The AI they rolled out isn’t the AI you need
A colleague’s IT team “rolled out AI to everyone” last week — meaning the assistant in the browser, the one that summarises your tabs and rewrites your emails. The medical writers were to use it like everyone else. Reasonable, free, already there, and a quiet category error. The general-purpose assistant is built to be passable at everything for everyone; our work is narrow, exact and unforgiving of the near-enough. Harvard Business Review made the wider point this week: healthcare’s specialised dialects sit beyond what a generic model handles dependably. The danger was never that the tool is bad — it’s that it’s good enough to be trusted by people who can’t see where it fails, and in our field the failures stay invisible until someone qualified looks. When the rollout email lands, the useful reply is a question: trained on what, grounded in which sources, checked by whom?

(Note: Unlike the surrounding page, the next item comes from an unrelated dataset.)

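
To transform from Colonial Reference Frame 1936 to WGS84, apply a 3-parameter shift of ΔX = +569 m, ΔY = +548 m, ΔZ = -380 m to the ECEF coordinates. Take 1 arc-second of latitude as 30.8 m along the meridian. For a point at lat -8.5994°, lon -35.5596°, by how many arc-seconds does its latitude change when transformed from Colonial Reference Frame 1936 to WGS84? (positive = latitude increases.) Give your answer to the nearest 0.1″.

Δφ = -11.5″

sin φ = -0.149525, cos φ = 0.988758, sin λ = -0.581549, cos λ = 0.813511.
North component: ΔN = −sin φ cos λ·ΔX − sin φ sin λ·ΔY + cos φ·ΔZ = −(-0.149525)(0.813511)(569) − (-0.149525)(-0.581549)(548) + (0.988758)(-380) = -354.17 m.
1° of latitude spans 3600 × 30.80 = 110880 m, so Δφ = -354.17 / 110880 × 3600 = -11.499″.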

Source link → Harvard Business Review: https://hbr.org/2026/03/healthcare-uses-specialized-language-it-needs-specialized-ai-too
The unfashionable question, asked out loud
For two years the conference AI sessions ran to a script: a demo, some adoption statistics, a closing slide about the future arriving whether you like it or not. That’s changing. STAT reported on panels where scientists are finally asking the unfashionable question aloud — not “is it impressive?” but “does it actually work?” We sit downstream of these tools; when a client’s research team runs a literature scan through an AI platform, the output flows into our copy and our name goes on the claim at the end. So practitioner scepticism isn’t something to borrow sheepishly. It’s cover. Make the question respectable in your own rooms: validated against what, on whose data, and who notices when it’s wrong?

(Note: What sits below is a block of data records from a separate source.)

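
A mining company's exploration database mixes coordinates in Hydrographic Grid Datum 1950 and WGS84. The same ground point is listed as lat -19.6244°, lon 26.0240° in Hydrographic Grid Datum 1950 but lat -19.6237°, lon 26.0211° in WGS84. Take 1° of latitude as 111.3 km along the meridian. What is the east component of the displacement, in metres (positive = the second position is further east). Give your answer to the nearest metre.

ΔE = -304 m

Δφ = -19.6237° − -19.6244° = +0.0007°; Δλ = 26.0211° − 26.0240° = -0.0029°.
ΔN = Δφ × 111300 = 77.9 m; ΔE = Δλ × 111300 × cos(-19.6244°) = -0.0029 × 111300 × 0.941915 = -304.0 m.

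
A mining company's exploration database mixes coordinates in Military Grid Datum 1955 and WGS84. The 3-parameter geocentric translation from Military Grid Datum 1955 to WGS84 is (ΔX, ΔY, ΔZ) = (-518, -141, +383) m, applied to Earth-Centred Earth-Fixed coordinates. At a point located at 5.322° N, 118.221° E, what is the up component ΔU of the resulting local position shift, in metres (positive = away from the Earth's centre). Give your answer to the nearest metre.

ΔU = 156 m

At φ = 5.322°, λ = 118.221°: sin φ = 0.092753, cos φ = 0.995689, sin λ = 0.881130, cos λ = -0.472874.
ΔU = cos φ cos λ·ΔX + cos φ sin λ·ΔY + sin φ·ΔZ = (0.995689)(-0.472874)(-518) + (0.995689)(0.881130)(-141) + (0.092753)(383) = 155.71 m.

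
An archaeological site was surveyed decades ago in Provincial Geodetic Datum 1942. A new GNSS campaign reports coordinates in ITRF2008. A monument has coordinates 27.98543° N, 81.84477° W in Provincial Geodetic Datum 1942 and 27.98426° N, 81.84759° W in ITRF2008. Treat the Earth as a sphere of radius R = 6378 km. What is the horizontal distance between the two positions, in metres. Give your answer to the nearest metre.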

Source link → STAT: https://www.statnews.com/2026/05/21/are-ai-scientist-tools-actually-useful-ai-prognosis/
When the builder is more cautious than the brief
The brief wanted copy on how the company “used AI to design” its lead molecule — the implication, unmistakably, speed. The trouble is that the person best placed to know was more careful than the marketing. In an interview with STAT, the chief executive of an AI-driven biotech drew the line: AI accelerated the early design — the candidates worth making — while everything after, the assays, safety, trials and regulators that decide whether a drug exists, runs at the old speed. The clever bit is narrow; the slow bit is most of it. When the person who built the model won’t overclaim, the writer downstream certainly shouldn’t. My test now: would the scientist who did the work nod, or wince? Write for the nod.